For more information on this command, see :ref:`latex_variable`.

Mixed figure environments
-------------------------

.. note::

    Coming soon: how to deal with ``\figure`` environments with figures
    that are generated by multiple different scripts, or if you'd like to
    include figures generated by a given script in multiple figure
    environments. It's easy if you define your own Snakemake rules.


Advanced usage
--------------

It is also possible to entirely override |showyourwork| rules. When ingesting
user-defined rules from the Snakefile, the code automatically gives precedence
to those rules over |showyourwork| rules (by setting a higher ``ruleorder`` for
all user rules).
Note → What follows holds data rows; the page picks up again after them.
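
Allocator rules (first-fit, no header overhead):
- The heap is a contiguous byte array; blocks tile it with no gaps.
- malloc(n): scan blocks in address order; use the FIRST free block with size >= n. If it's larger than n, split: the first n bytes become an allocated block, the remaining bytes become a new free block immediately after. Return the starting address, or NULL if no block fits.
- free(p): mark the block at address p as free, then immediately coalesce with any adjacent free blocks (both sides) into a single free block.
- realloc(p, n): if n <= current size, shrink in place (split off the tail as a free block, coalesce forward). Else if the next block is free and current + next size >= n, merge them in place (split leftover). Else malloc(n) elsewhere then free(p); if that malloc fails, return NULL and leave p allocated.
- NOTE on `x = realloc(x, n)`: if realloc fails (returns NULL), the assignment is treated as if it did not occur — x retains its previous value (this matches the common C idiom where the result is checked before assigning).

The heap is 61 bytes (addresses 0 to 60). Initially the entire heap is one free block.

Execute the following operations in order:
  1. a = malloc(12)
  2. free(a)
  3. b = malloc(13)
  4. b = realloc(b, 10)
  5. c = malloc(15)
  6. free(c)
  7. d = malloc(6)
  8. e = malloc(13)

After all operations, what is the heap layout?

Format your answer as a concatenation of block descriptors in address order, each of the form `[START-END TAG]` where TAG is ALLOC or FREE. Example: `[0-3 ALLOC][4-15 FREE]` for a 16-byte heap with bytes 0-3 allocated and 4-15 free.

Op 1: a = malloc(12) -> a = 0; heap: [0-11 ALLOC][12-60 FREE]
Op 2: free(a) -> (freed a); heap: [0-60 FREE]
Op 3: b = malloc(13) -> b = 0; heap: [0-12 ALLOC][13-60 FREE]
Op 4: b = realloc(b, 10) -> b = 0; heap: [0-9 ALLOC][10-60 FREE]
Op 5: c = malloc(15) -> c = 10; heap: [0-9 ALLOC][10-24 ALLOC][25-60 FREE]
Op 6: free(c) -> (freed c); heap: [0-9 ALLOC][10-60 FREE]
Op 7: d = malloc(6) -> d = 10; heap: [0-9 ALLOC][10-15 ALLOC][16-60 FREE]
Op 8: e = malloc(13) -> e = 16; heap: [0-9 ALLOC][10-15 ALLOC][16-28 ALLOC][29-60 FREE]

Answer: [0-9 ALLOC][10-15 ALLOC][16-28 ALLOC][29-60 FREE]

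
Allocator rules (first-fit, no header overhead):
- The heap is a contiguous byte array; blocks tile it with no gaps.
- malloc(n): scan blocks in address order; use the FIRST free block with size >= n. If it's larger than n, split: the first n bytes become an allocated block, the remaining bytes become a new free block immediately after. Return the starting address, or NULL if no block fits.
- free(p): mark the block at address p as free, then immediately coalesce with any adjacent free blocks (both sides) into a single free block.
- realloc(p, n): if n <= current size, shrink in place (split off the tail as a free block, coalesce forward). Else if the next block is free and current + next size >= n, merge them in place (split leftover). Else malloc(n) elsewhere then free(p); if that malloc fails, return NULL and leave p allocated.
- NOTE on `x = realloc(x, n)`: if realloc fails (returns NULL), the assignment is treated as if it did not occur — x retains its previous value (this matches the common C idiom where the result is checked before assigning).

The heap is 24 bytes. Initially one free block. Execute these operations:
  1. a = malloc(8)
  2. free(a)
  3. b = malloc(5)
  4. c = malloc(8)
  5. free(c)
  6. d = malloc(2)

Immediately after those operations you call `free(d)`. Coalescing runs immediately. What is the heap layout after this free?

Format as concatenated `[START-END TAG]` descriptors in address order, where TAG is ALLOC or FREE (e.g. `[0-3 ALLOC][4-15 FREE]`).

Op 1: a = malloc(8) -> a = 0; heap: [0-7 ALLOC][8-23 FREE]
Op 2: free(a) -> (freed a); heap: [0-23 FREE]
Op 3: b = malloc(5) -> b = 0; heap: [0-4 ALLOC][5-23 FREE]
Op 4: c = malloc(8) -> c = 5; heap: [0-4 ALLOC][5-12 ALLOC][13-23 FREE]
Op 5: free(c) -> (freed c); heap: [0-4 ALLOC][5-23 FREE]
Op 6: d = malloc(2) -> d = 5; heap: [0-4 ALLOC][5-6 ALLOC][7-23 FREE]
free(d): d = 5 -> block [5-6 ALLOC]; mark free, coalesce with adjacent free neighbors -> [0-4 ALLOC][5-23 FREE]

Answer: [0-4 ALLOC][5-23 FREE]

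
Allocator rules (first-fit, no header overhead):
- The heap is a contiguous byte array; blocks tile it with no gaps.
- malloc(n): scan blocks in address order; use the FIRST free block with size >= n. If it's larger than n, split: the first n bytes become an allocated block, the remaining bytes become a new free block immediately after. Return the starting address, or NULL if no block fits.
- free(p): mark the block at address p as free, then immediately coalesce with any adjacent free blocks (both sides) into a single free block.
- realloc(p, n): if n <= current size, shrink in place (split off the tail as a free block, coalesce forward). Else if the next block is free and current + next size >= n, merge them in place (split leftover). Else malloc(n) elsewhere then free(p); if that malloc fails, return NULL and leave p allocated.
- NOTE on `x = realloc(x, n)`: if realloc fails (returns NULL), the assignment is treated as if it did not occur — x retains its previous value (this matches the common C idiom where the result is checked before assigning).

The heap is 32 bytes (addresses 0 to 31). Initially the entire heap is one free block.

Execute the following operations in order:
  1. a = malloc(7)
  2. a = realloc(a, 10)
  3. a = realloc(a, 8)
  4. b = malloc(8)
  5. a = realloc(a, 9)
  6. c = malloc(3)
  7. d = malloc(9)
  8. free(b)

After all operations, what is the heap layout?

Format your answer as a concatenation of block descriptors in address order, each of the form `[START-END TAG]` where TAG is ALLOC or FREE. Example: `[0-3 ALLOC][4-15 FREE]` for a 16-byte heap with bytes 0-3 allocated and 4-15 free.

Answer: [0-2 ALLOC][3-15 FREE][16-24 ALLOC][25-31 FREE]

Derivation:
Op 1: a = malloc(7) -> a = 0; heap: [0-6 ALLOC][7-31 FREE]
Op 2: a = realloc(a, 10) -> a = 0; heap: [0-9 ALLOC][10-31 FREE]
Op 3: a = realloc(a, 8) -> a = 0; heap: [0-7 ALLOC][8-31 FREE]
Op 4: b = malloc(8) -> b = 8; heap: [0-7 ALLOC][8-15 ALLOC][16-31 FREE]
Op 5: a = realloc(a, 9) -> a = 16; heap: [0-7 FREE][8-15 ALLOC][16-24 ALLOC][25-31 FREE]
Op 6: c = malloc(3) -> c = 0; heap: [0-2 ALLOC][3-7 FREE][8-15 ALLOC][16-24 ALLOC][25-31 FREE]
Op 7: d = malloc(9) -> d = NULL; heap: [0-2 ALLOC][3-7 FREE][8-15 ALLOC][16-24 ALLOC][25-31 FREE]
Op 8: free(b) -> (freed b); heap: [0-2 ALLOC][3-15 FREE][16-24 ALLOC][25-31 FREE]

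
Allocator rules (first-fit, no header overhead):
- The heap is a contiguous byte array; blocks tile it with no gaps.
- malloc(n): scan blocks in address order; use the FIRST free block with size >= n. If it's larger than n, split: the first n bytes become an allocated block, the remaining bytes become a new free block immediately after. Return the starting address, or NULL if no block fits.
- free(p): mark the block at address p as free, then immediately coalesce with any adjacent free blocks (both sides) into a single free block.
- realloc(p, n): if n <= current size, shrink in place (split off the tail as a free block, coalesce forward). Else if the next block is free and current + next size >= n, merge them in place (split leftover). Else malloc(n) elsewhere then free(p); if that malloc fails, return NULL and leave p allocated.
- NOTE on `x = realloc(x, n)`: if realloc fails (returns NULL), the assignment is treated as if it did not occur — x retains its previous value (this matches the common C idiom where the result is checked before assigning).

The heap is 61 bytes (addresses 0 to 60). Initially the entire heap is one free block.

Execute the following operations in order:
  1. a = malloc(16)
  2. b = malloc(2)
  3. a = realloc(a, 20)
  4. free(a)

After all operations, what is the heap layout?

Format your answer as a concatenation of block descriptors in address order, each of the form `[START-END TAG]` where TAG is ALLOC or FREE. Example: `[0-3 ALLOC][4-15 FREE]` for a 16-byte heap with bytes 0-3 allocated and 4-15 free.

Answer: [0-15 FREE][16-17 ALLOC][18-60 FREE]

Derivation:
Op 1: a = malloc(16) -> a = 0; heap: [0-15 ALLOC][16-60 FREE]
Op 2: b = malloc(2) -> b = 16; heap: [0-15 ALLOC][16-17 ALLOC][18-60 FREE]
Op 3: a = realloc(a, 20) -> a = 18; heap: [0-15 FREE][16-17 ALLOC][18-37 ALLOC][38-60 FREE]
Op 4: free(a) -> (freed a); heap: [0-15 FREE][16-17 ALLOC][18-60 FREE]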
This means that if there are two rules that can generate the
same output, Snakemake will always favor the user-defined rule.
You can take advantage of this to provide custom rules to build individual
figures or even the article PDF itself.

Using existing (data) files in a workflow by ignoring timestamps
----------------------------------------------------------------

When starting up a project or when in a rapid development phase, it can be useful to
tell Snakemake to ignore changes to a file or timestamp when running the build. For
example, you may have a slow rule to generate a data file from querying an external data
archive and you just want to use a temporary subset of the data or existing copy of the
data. Snakemake supports this with the ``ancient()`` command.
See the `how to ignore timestamps <https://snakemake.readthedocs.io/en/stable/snakefiles/rules.html#ignoring-timestamps>`_
for more information about how to use this in a rule.